Wie der Antragsgegner schon mit Scheiben vom 6. Dezember 2004 zutreffend ausgeführt hat, ist in diesem Verfahren nicht darüber zu entscheiden, ob der usbekische Studienabschluss und/oder die usbekische Anwaltslizenz des Antragstellers mit der ersten und/oder der zweiten juristischen Staatsprüfung gleichwertig sind und ihm insoweit gemäß § 4 BRAO der gewünschte Zugang zum Rechtsanwaltsberuf im Bundesgebiet eröffnet bzw. zumindest erleichtert wird. Dem Antragsgegner steht insoweit keine Entscheidungskompetenz zu. Er entscheidet vielmehr gemäß § 18 Abs. 1 EuRAG in Verbindung mit der Vereinbarung nach § 18 Abs. 2 EuRAG zur Gründung des gemeinsamen Prüfungsamtes nur über die Zulassung und Abnahme der Eignungsprüfung gemäß §§ 16 ff. EuRAG. Im Übrigen ist die Entscheidungskompetenz bei den zuständigen niedersächsischen Landesbehörden verblieben. Die Gleichstellung des vom Antragsteller in Usbeskistan erworbenen juristischen Studienabschlusses mit dem ersten Staatsexamen und seiner usbekischen Anwaltszulassung mit dem erfolgreichen Abschluss der zweiten juristischen Staatsprüfung ist aber bereits durch bestandskräftigen Bescheid des Niedersächsischen Justizministeriums vom 25. Oktober 2001 versagt worden, und zwar zu Recht (vgl. Urteil des VG Hannover v. 22.4.2004 - 6 A 5052/01 sowie Beschl. des Nds. OVG v. 22.11.2004 - 2 LA 952/04 -). Denn die Anerkennung ausländischer juristischer Abschlüsse ist nach den maßgeblichen Vorschriften des Deutschen Richtergesetzes grundsätzlich ausgeschlossen (vgl. § 5 DRiG i. V. m. § 4 BRAO). Ausnahmen bilden lediglich die Vorschriften des § 112 DRiG, § 10 Abs. 2 BVFG sowie § 15 des Gesetzes für die Rechtsstellung heimatloser Ausländer im Bundesgebiet. Der Antragsteller zählt jedoch nicht zu dem nach diesen Bestimmungen begünstigten Personenkreis. Eine entsprechende Anwendung dieser Anerkennungsvorschriften, die als Ausnahmeregelung anzusehen sind, ist unzulässig (vgl. BVerwG, Beschl. v. 10.7.1996 - 6 B 8/95 -, NJW 1996, 2945 f.; Urt. v. 28.8.1986 - 2 C 38/83 -, NJW 1987, 1779 f.).

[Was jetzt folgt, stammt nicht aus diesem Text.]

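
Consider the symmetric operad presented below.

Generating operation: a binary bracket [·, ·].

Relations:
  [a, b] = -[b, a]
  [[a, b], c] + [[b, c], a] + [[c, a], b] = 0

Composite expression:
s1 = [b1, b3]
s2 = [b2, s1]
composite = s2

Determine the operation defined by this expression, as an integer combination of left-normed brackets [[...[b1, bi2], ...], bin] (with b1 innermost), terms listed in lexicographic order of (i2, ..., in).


Left-normed coefficients sit on the b1-initial expansion words.
Composite bracket: [b2, [b1, b3]]
Full expansion: 4 signed words from ab - ba (2^2 = 4).
The b1-initial words carry the normal form:
  b1b3b2 (sign -1) contributes -[[b1, b3], b2]

-[[b1, b3], b2]


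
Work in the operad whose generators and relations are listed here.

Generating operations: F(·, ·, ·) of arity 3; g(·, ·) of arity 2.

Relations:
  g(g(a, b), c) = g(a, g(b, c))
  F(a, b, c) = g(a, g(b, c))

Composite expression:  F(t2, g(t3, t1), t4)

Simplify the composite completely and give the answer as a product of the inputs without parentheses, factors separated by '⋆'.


Key point: F is associative — brackets drop, the t-order remains.
g(t3, t1) spells out as t3 ⋆ t1
F(t2, g(t3, t1), t4) spells out as t2 ⋆ t3 ⋆ t1 ⋆ t4

t2 ⋆ t3 ⋆ t1 ⋆ t4


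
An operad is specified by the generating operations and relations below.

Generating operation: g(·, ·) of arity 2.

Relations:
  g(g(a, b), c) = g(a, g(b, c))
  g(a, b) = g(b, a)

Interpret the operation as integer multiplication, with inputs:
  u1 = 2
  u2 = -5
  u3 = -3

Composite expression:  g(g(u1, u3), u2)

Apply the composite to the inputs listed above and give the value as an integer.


g(u1, u3) = -6
g(g(u1, u3), u2) = 30

30


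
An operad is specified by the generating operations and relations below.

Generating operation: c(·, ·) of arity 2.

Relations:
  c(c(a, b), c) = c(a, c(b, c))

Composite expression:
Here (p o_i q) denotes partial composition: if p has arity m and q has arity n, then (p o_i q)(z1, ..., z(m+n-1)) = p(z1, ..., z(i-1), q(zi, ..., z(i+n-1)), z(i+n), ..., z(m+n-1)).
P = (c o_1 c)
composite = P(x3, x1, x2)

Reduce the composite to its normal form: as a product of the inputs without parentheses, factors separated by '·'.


Key point: c is associative — brackets drop, the x-order remains.
c(x3, x1) collapses to x3 · x1
c(c(x3, x1), x2) collapses to x3 · x1 · x2

x3 · x1 · x2


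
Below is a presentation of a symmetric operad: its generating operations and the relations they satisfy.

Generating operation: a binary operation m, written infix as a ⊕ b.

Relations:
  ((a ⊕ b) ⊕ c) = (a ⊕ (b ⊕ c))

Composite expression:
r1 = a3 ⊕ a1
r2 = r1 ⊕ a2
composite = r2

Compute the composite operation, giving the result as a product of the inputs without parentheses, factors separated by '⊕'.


a3 ⊕ a1 ⊕ a2


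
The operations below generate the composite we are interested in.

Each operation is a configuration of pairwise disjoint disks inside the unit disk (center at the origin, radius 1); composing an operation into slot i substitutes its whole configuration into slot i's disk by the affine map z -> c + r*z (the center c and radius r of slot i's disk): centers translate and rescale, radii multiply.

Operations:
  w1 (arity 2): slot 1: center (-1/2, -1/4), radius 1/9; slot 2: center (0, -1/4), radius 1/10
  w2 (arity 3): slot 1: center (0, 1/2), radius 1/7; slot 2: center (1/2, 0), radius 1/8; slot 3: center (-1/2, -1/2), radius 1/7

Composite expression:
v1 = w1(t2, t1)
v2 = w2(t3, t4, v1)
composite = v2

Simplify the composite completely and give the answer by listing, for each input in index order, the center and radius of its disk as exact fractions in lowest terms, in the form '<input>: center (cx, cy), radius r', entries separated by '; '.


t1: center (-1/2, -15/28), radius 1/70; t2: center (-4/7, -15/28), radius 1/63; t3: center (0, 1/2), radius 1/7; t4: center (1/2, 0), radius 1/8

Nesting under w2 composes maps z -> c + r*z down each t-path.
t3 passes through 1 substitution, ending at center (0, 1/2), radius 1/7
t4 passes through 1 substitution, ending at center (1/2, 0), radius 1/8
t2 passes through 2 substitutions, ending at center (-4/7, -15/28), radius 1/63
t1 passes through 2 substitutions, ending at center (-1/2, -15/28), radius 1/70


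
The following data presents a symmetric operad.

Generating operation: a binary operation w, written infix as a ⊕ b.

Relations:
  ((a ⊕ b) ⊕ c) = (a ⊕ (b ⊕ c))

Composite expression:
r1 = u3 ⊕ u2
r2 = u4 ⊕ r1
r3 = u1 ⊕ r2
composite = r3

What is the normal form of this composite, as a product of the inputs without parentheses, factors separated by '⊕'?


u1 ⊕ u4 ⊕ u3 ⊕ u2

The w-tree's shape is irrelevant; the u-reading-order decides.
(u3 ⊕ u2) flattens to u3 ⊕ u2
(u4 ⊕ (u3 ⊕ u2)) flattens to u4 ⊕ u3 ⊕ u2
(u1 ⊕ (u4 ⊕ (u3 ⊕ u2))) flattens to u1 ⊕ u4 ⊕ u3 ⊕ u2


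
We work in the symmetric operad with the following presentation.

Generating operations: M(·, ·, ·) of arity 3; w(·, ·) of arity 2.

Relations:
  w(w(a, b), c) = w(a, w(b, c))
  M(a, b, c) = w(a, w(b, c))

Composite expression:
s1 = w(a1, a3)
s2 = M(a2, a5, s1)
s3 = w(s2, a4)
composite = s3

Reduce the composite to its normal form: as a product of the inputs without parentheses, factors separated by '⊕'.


a2 ⊕ a5 ⊕ a1 ⊕ a3 ⊕ a4

The w-tree's shape is irrelevant; the a-reading-order decides.
w(a1, a3) flattens to a1 ⊕ a3
M(a2, a5, w(a1, a3)) flattens to a2 ⊕ a5 ⊕ a1 ⊕ a3
w(M(a2, a5, w(a1, a3)), a4) flattens to a2 ⊕ a5 ⊕ a1 ⊕ a3 ⊕ a4


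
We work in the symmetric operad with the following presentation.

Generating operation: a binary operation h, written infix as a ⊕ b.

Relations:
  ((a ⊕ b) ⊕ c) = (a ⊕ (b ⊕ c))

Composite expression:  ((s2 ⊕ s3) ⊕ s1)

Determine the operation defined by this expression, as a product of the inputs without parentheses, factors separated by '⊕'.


Associativity of h dissolves the nesting; only the s-input order survives.
(s2 ⊕ s3) spells out as s2 ⊕ s3
((s2 ⊕ s3) ⊕ s1) spells out as s2 ⊕ s3 ⊕ s1

s2 ⊕ s3 ⊕ s1


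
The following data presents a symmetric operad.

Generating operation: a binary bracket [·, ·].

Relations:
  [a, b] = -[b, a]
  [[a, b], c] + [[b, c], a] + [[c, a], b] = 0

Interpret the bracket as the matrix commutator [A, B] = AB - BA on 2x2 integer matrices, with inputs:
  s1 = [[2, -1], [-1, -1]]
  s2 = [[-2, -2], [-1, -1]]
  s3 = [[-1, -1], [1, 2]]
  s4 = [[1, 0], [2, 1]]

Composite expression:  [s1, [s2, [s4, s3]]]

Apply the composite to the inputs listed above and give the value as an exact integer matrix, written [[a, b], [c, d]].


[s4, s3] = [[2, 0], [-6, -2]]
[s2, [s4, s3]] = [[12, 8], [-10, -12]]
[s1, [s2, [s4, s3]]] = [[18, 48], [6, -18]]

[[18, 48], [6, -18]]


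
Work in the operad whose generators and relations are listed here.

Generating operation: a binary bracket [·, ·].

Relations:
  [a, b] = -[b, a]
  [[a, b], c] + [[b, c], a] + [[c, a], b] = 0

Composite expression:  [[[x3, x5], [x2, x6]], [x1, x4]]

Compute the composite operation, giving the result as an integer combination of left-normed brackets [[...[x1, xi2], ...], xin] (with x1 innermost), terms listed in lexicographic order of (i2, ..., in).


[[[[[x1, x4], x2], x6], x3], x5] - [[[[[x1, x4], x2], x6], x5], x3] - [[[[[x1, x4], x3], x5], x2], x6] + [[[[[x1, x4], x3], x5], x6], x2] + [[[[[x1, x4], x5], x3], x2], x6] - [[[[[x1, x4], x5], x3], x6], x2] - [[[[[x1, x4], x6], x2], x3], x5] + [[[[[x1, x4], x6], x2], x5], x3]


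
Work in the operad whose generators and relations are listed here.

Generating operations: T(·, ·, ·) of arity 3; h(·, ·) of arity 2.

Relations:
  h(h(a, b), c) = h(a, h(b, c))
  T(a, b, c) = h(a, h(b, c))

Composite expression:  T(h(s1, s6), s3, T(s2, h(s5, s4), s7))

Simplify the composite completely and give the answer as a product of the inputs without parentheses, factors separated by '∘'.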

Der sich somit ergebende Ausschluss von Personen, die in keinem Mitgliedstaat der EU, des EWR oder der Schweiz die Voraussetzungen für den unmittelbaren Zugang zum Anwaltsberuf erfüllen, von der Eignungsprüfung nach § 16 EuRAG und von dem unmittelbaren Zugang zur Rechtsanwaltstätigkeit in Deutschland gemäß § 4 BRAO, verstößt auch nicht gegen höherrangiges Recht, ist insbesondere mit Art. 3 Abs. 1 und Art. 12 Abs. 1 GG sowie den Diskriminierungsverboten des Europäischen Gemeinschaftsrechts vereinbar (vgl. nochmals den bereits zuvor angeführten Beschluss des BVerwG vom 26.10.1999; die gegen diese Entscheidung erhobene Verfassungsbeschwerde ist mit Beschluss des Bundesverfassungsgerichts vom 9.2.2000 - 1 BvR 4/00 - nicht zur Entscheidung angenommen worden).